Maurizio ricordò i vaneggiamenti sul ventisei di agosto, che a suo tempo Carmela gli aveva raccontati, e respirò. Carmela uscì in un riso ebete, ma l’abate la fulminò. Narcisa rimaneva fredda e attenta. Poiché ora lo sguardo febbrile dell’abate era arrivato su lei, ella disse rigidamente:
– Per conto mio, le prometto il più rigoroso segreto.

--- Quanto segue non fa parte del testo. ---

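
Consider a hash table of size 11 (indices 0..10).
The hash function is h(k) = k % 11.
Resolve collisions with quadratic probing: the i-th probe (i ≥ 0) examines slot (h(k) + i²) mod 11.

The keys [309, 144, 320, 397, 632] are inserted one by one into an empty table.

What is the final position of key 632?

6

Insert 309: h=1, slot 1 empty -> index 1.
Insert 144: h=1, slot 1 occupied -> index 2.
Insert 320: h=1, slots 1,2 occupied -> index 5.
Insert 397: h=1, slots 1,2,5 occupied -> index 10.
Insert 632: h=5, slot 5 occupied -> index 6.
Table: [-, 309, 144, -, -, 320, 632, -, -, -, 397]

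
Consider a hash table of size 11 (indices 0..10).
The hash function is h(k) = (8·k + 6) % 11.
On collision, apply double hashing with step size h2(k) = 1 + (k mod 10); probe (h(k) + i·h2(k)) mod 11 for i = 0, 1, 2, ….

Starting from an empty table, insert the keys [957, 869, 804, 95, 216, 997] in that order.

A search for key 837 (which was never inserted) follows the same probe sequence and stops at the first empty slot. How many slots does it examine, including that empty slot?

2

957: h=6 -> slot 6
869: h=6, h2=10, probe 6,5 -> slot 5
804: h=3 -> slot 3
95: h=7 -> slot 7
216: h=7, h2=7, probe 7,3,10 -> slot 10
997: h=7, h2=8, probe 7,4 -> slot 4
Table: [∅, ∅, ∅, 804, 997, 869, 957, 95, ∅, ∅, 216]
Lookup 837: h=3, h2=8, probe 3,0 → slot 0 empty, not found.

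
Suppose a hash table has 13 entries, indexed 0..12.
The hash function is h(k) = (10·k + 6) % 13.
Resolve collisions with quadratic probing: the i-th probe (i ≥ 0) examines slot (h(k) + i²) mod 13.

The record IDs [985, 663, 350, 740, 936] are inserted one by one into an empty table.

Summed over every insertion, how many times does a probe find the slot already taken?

985 hashes to 2; slot 2 is free => place at 2.
663 hashes to 6; slot 6 is free => place at 6.
350 hashes to 9; slot 9 is free => place at 9.
740 hashes to 9; 9 taken => place at 10.
936 hashes to 6; 6 taken => place at 7.
Table: [∅, ∅, 985, ∅, ∅, ∅, 663, 936, ∅, 350, 740, ∅, ∅]

2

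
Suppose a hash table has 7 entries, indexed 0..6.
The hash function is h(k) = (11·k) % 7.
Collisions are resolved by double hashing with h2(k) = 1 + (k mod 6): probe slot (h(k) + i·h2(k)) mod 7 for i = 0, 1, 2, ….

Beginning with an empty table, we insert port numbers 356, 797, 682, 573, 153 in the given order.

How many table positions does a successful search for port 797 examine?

2

356 hashes to 3; slot 3 is free → place at 3.
797 hashes to 3, h2=6; 3 taken → place at 2.
682 hashes to 5; slot 5 is free → place at 5.
573 hashes to 3, h2=4; 3 taken → place at 0.
153 hashes to 3, h2=4; 3,0 taken → place at 4.
Table: [573, —, 797, 356, 153, 682, —]
Lookup 797: h=3, h2=6, probe 3,2 → found at 2.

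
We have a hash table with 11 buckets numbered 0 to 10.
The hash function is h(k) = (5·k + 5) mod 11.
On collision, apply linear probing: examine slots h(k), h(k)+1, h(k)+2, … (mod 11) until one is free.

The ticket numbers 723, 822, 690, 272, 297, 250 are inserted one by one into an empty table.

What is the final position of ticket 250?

723 hashes to 1; slot 1 is free => place at 1.
822 hashes to 1; 1 taken => place at 2.
690 hashes to 1; 1,2 taken => place at 3.
272 hashes to 1; 1,2,3 taken => place at 4.
297 hashes to 5; slot 5 is free => place at 5.
250 hashes to 1; 1,2,3,4,5 taken => place at 6.
Table: [_, 723, 822, 690, 272, 297, 250, _, _, _, _]

6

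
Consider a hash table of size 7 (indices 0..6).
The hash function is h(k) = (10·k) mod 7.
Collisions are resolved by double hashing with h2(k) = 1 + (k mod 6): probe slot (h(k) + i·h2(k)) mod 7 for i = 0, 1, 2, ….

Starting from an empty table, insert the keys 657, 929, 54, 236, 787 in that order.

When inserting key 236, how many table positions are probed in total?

657 hashes to 4; slot 4 is free -> place at 4.
929 hashes to 1; slot 1 is free -> place at 1.
54 hashes to 1, h2=1; 1 taken -> place at 2.
236 hashes to 1, h2=3; 1,4 taken -> place at 0.
787 hashes to 2, h2=2; 2,4 taken -> place at 6.
Table: [236, 929, 54, -, 657, -, 787]

3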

– Ecco; lo confesso, io m’ero ingannato allora, quando ho trovato quella coincidenza di date

Massimo Bontempelli, Gente nel tempo, 1937, ed. cons. Mondadori 1942, pp. 114-115

“È a forza di anniversari che il tempo se ne va tanto presto, invece gli uomini ci hanno una vera passione”. Nella storia della famiglia Medici, le date hanno una fatale importanza, scandendo la successione della scomparsa dei componenti, a partire dalla nonna delle due protagoniste (le sorelle Nora e Dirce), la “Gran Vecchia”, morta il 26 agosto del 1900. È una suggestione collettiva che coinvolge, oltre alla famiglia, l’intero paese e soprattutto l’abate Clementi, che registra su un Diario il ritmo “astrale” delle date di famiglia, a partire da quel 26 agosto di inizio secolo, per poi ammettere che “non importa morire, importa non sapere quando”. “Se uno quando c’è ci pensasse forte, ma ben forte, mi pare che il tempo non dovrebbe andarsene a questo modo”.